Is There A Way To Mitigate The Effects Of Eating Non-Primal Foods?
Hypothetically, if someone knew that they were going to be eating some grains and/or sugars on a certain day, is there anything that they could do before or after to help the body deal with these? For example, would fasting the whole day leading up to the meal, or maybe fasting the next day until dinner help? Or would it be beneficial to skip eating fruits that day or the next day, to do a little damage control? Or would it help to have a really intense workout the day of or the day after (like sprinting, for example)?
Occasionally, I have days where I know I'm going to be unable to completely avoid grains/sugars, so I'm wondering if there's anything that I can do to make the best of a bad situation.
I guess you could go VLC the day before, so that your body was depleting your glucose stores from the liver. Then when you have 'too much', your body can siphon as much of the excess off as possible into the liver.
I'm guessing VLC means "very low carb"?
Take a tablespoon of apple cider vinegar in a bit of water with the carby or sugary meal (or take apple cider vinegar caplets). Even regular white vinegar will do the trick.
"Apple cider vinegar does display some interesting benefits for diabetics. In one study, ten type 2 diabetics, eleven insulin resistant non-diabetics, and eight insulin sensitive non-diabetics were given 20 grams of apple cider vinegar (or a placebo) two minutes prior to a bagel, butter, and orange juice meal. The vinegar drink reduced postprandial glucose and insulin spikes in the insulin resistant, and both diabetics and insulin resistant non-diabetics enjoyed greater total body insulin sensitivity in response to the high carb meal after drinking cider vinegar. In another study, a pre-bedtime snack of two tablespoons of apple cider vinegar and a bite of cheese led to slight improvements in waking blood glucose levels in type 2 diabetics.
Dear Mark: Apple Cider Vinegar, DNA Damage, Lactaid, and Miracle Noodles | Mark's Daily Apple
I also take Bitter Melon and Cinnamon as they do simillar things that helps mitigate the bad effects.
Here's other good reading on the subject:
Post Holiday Recovery:
Last edited by camel; 06-06-2012 at 05:19 PM.
Originally Posted by econ
How are they unavoidable? Is someone force feeding you? The only way you will ingest them is if you pick up the food and put it in your mouth.
Eat it with fat or protein if you can. When I know I will have to have bread, I try and have it with avocado to mitigate the effect of the grains.
Surely you don't need to sweat it too much if it is just now and then? Doing your best on most days is great, most people eat badly for almost every meal. The odd bit of somethinig not great for you is not going to hurt unless there is a medical condition.
Heck, we plan our cheat days, and find it is an important part of staying clean for the rest of the week.
Eat a bunch of saturated fat- either butter or coconut oil, has an anti-inflammatory effect and also blocks negative effects of the PUFAs in grains.

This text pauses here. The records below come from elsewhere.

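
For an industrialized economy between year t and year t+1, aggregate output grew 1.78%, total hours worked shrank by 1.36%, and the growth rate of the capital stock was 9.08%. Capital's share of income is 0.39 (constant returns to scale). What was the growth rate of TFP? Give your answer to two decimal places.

Labor's share = 1 − 0.39 = 0.61.
The capital stock: 0.39 × 9.08 = 3.5412 pp.
Total hours worked: 0.61 × (-1.36) = -0.8296 pp.
TFP growth = 1.78 − 2.7116 = -0.9316%.

-0.93%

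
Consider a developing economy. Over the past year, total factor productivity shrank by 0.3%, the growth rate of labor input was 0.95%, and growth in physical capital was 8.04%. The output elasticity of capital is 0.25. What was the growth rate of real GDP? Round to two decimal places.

2.42%

Labor's share = 1 − 0.25 = 0.75.
Physical capital: 0.25 × 8.04 = 2.01 pp.
Labor input: 0.75 × 0.95 = 0.7125 pp.
Output growth = -0.3 + 2.7225 = 2.4225%.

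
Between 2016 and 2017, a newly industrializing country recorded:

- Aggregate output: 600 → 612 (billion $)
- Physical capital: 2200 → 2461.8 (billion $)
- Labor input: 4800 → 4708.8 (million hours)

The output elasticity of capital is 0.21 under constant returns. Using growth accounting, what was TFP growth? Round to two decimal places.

1.00%

Aggregate output growth = (612 − 600) / 600 = 2%.
Physical capital growth = (2461.8 − 2200) / 2200 = 11.9%.
Labor input growth = (4708.8 − 4800) / 4800 = -1.9%.
Labor's share = 1 − 0.21 = 0.79.
Physical capital: 0.21 × 11.9 = 2.499 pp.
Labor input: 0.79 × (-1.9) = -1.501 pp.
TFP growth = 2 − 0.998 = 1.002%.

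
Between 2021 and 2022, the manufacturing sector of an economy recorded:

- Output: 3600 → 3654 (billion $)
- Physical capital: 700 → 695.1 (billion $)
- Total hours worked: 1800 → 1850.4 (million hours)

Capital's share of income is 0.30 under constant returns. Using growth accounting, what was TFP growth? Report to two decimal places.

-0.25%

Output growth = (3654 − 3600) / 3600 = 1.5%.
Physical capital growth = (695.1 − 700) / 700 = -0.7%.
Total hours worked growth = (1850.4 − 1800) / 1800 = 2.8%.
Labor's share = 1 − 0.3 = 0.7.
Physical capital: 0.3 × (-0.7) = -0.21 pp.
Total hours worked: 0.7 × 2.8 = 1.96 pp.
TFP growth = 1.5 − 1.75 = -0.25%.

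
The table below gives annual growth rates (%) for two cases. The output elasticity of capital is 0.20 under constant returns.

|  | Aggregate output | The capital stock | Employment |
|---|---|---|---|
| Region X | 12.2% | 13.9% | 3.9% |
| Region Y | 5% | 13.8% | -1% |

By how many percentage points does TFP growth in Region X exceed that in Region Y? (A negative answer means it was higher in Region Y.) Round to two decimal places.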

Iif I'm eating something that's not so healthy, I'm way more concerned about inflammation and autoimmune reponse rather than gaining weight. So when you ask about mitigating the bad effects, it depends on whether you mean in terms of fat gain, or overall negative health.

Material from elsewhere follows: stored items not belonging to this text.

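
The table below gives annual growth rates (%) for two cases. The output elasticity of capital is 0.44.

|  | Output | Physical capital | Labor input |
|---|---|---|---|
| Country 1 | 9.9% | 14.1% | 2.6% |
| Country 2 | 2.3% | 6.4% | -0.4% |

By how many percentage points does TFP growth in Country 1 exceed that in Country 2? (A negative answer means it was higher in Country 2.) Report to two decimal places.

2.53 percentage points

Labor's share = 1 − 0.44 = 0.56.
Country 1: TFP = 9.9 − 6.204 − 1.456 = 2.24%.
Country 2: TFP = 2.3 − 2.816 + 0.224 = -0.292%.
Difference = 2.24 − (-0.292) = 2.532 pp.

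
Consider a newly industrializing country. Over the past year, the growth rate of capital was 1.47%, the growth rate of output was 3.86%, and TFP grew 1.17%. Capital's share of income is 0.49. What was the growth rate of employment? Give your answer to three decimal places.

Labor's share = 1 − 0.49 = 0.51.
gY = gA + 0.49×1.47 + 0.51×g.
0.51×g = 3.86 − 1.17 − 0.7203 = 1.9697.
g = 1.9697 / 0.51 = 3.86216%.

3.862%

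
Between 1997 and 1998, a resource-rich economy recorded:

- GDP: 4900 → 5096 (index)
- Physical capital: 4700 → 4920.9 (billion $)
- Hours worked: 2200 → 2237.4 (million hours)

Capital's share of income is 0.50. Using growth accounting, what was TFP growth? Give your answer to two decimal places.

TFP grew 0.80%.

GDP growth = (5096 − 4900) / 4900 = 4%.
Physical capital growth = (4920.9 − 4700) / 4700 = 4.7%.
Hours worked growth = (2237.4 − 2200) / 2200 = 1.7%.
Labor's share = 1 − 0.5 = 0.5.
Physical capital: 0.5 × 4.7 = 2.35 pp.
Hours worked: 0.5 × 1.7 = 0.85 pp.
TFP growth = 4 − 3.2 = 0.8%.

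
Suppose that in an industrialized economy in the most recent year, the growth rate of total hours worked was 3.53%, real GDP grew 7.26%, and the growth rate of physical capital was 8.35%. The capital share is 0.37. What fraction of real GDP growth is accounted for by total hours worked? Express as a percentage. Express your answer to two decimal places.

30.63%

Labor's share = 1 − 0.37 = 0.63.
Total hours worked contributed 0.63 × 3.53 = 2.2239 pp.
Share of growth = 2.2239 / 7.26 × 100 = 30.6322%.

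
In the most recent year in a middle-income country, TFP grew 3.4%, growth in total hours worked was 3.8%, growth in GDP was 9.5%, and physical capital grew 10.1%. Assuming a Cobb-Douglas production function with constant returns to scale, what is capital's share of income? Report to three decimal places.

0.365

gY = gA + α·gK + (1−α)·gL, so gY − gA − gL = α(gK − gL).
9.5 − 3.4 − 3.8 = α × (10.1 − 3.8).
2.3 = 6.3 α, so α = 0.36508.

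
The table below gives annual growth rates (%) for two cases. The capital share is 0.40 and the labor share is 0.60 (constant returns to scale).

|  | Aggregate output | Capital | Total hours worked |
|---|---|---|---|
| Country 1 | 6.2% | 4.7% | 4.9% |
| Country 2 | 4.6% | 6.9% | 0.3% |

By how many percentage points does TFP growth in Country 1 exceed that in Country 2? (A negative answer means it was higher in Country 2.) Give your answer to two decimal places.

-0.28 percentage points

Labor's share = 1 − 0.4 = 0.6.
Country 1: TFP = 6.2 − 1.88 − 2.94 = 1.38%.
Country 2: TFP = 4.6 − 2.76 − 0.18 = 1.66%.
Difference = 1.38 − (1.66) = -0.28 pp.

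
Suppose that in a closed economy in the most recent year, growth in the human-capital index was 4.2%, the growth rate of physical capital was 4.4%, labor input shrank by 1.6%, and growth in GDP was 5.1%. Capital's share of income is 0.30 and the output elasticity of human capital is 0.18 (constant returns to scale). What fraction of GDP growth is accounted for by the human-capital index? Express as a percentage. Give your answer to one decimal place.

The human-capital index contributed 0.18 × 4.2 = 0.756 pp.
Share of growth = 0.756 / 5.1 × 100 = 14.824%.

14.8%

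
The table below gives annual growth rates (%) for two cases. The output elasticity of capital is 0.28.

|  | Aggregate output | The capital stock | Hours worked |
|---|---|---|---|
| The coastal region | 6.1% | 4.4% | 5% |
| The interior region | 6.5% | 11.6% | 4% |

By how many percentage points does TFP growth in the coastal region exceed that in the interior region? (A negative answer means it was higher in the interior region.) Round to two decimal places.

0.90 percentage points

Labor's share = 1 − 0.28 = 0.72.
The coastal region: TFP = 6.1 − 1.232 − 3.6 = 1.268%.
The interior region: TFP = 6.5 − 3.248 − 2.88 = 0.372%.
Difference = 1.268 − (0.372) = 0.896 pp.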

If you're concerned with weight gain, going low carb and depleting your carbs with some strength training will ensure that the carbs you do eat get stored as glucogen rather than fat. You could also time your high grain/sugar foods with your workout - a lot of bodybuilders eat high glucose/low fat meals directly after weightlifting because spiking insulin then is actually really beneficial in terms of shuttling nutrients to the muscles.

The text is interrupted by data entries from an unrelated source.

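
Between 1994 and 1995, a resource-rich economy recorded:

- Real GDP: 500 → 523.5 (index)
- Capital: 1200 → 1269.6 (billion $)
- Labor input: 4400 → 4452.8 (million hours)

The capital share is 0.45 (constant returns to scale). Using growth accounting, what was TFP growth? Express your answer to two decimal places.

Real GDP growth = (523.5 − 500) / 500 = 4.7%.
Capital growth = (1269.6 − 1200) / 1200 = 5.8%.
Labor input growth = (4452.8 − 4400) / 4400 = 1.2%.
Labor's share = 1 − 0.45 = 0.55.
Capital: 0.45 × 5.8 = 2.61 pp.
Labor input: 0.55 × 1.2 = 0.66 pp.
TFP growth = 4.7 − 3.27 = 1.43%.

1.43%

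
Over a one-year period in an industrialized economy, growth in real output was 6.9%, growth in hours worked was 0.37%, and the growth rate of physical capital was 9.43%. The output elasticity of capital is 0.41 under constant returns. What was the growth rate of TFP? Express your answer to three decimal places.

Labor's share = 1 − 0.41 = 0.59.
Physical capital: 0.41 × 9.43 = 3.8663 pp.
Hours worked: 0.59 × 0.37 = 0.2183 pp.
TFP growth = 6.9 − 4.0846 = 2.8154%.

TFP grew 2.815%.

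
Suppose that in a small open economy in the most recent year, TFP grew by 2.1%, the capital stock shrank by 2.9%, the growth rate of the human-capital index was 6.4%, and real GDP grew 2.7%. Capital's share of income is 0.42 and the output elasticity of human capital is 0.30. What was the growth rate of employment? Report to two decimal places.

Labor's share = 1 − 0.42 − 0.3 = 0.28.
gY = gA + 0.42×(-2.9) + 0.3×6.4 + 0.28×g.
0.28×g = 2.7 − 2.1 − 0.702 = -0.102.
g = -0.102 / 0.28 = -0.3643%.

-0.36%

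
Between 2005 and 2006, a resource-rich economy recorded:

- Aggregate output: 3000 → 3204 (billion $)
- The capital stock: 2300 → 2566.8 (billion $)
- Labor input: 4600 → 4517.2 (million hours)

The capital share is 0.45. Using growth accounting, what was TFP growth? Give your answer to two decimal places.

Aggregate output growth = (3204 − 3000) / 3000 = 6.8%.
The capital stock growth = (2566.8 − 2300) / 2300 = 11.6%.
Labor input growth = (4517.2 − 4600) / 4600 = -1.8%.
Labor's share = 1 − 0.45 = 0.55.
The capital stock: 0.45 × 11.6 = 5.22 pp.
Labor input: 0.55 × (-1.8) = -0.99 pp.
TFP growth = 6.8 − 4.23 = 2.57%.

TFP grew 2.57%.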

If you're concerned with overall health, then really the best thing to do is no to eat unhealthy foods too often, and you'll want to take extra good care of yourself - good sleep, eat plenty of healthy, densely nutritious foods, and help your body detox - maybe take some hot baths with epsom salt. You could also go the route of taking activated charcoal shortly after eating - it binds to toxins and helps to transport them outta the body. Only down side is that activated charcoal can also bind to medecine and possibly nutrients in food, so you don't want to take too close to taking supplements or birth control, or anything you actually want your body to absorb.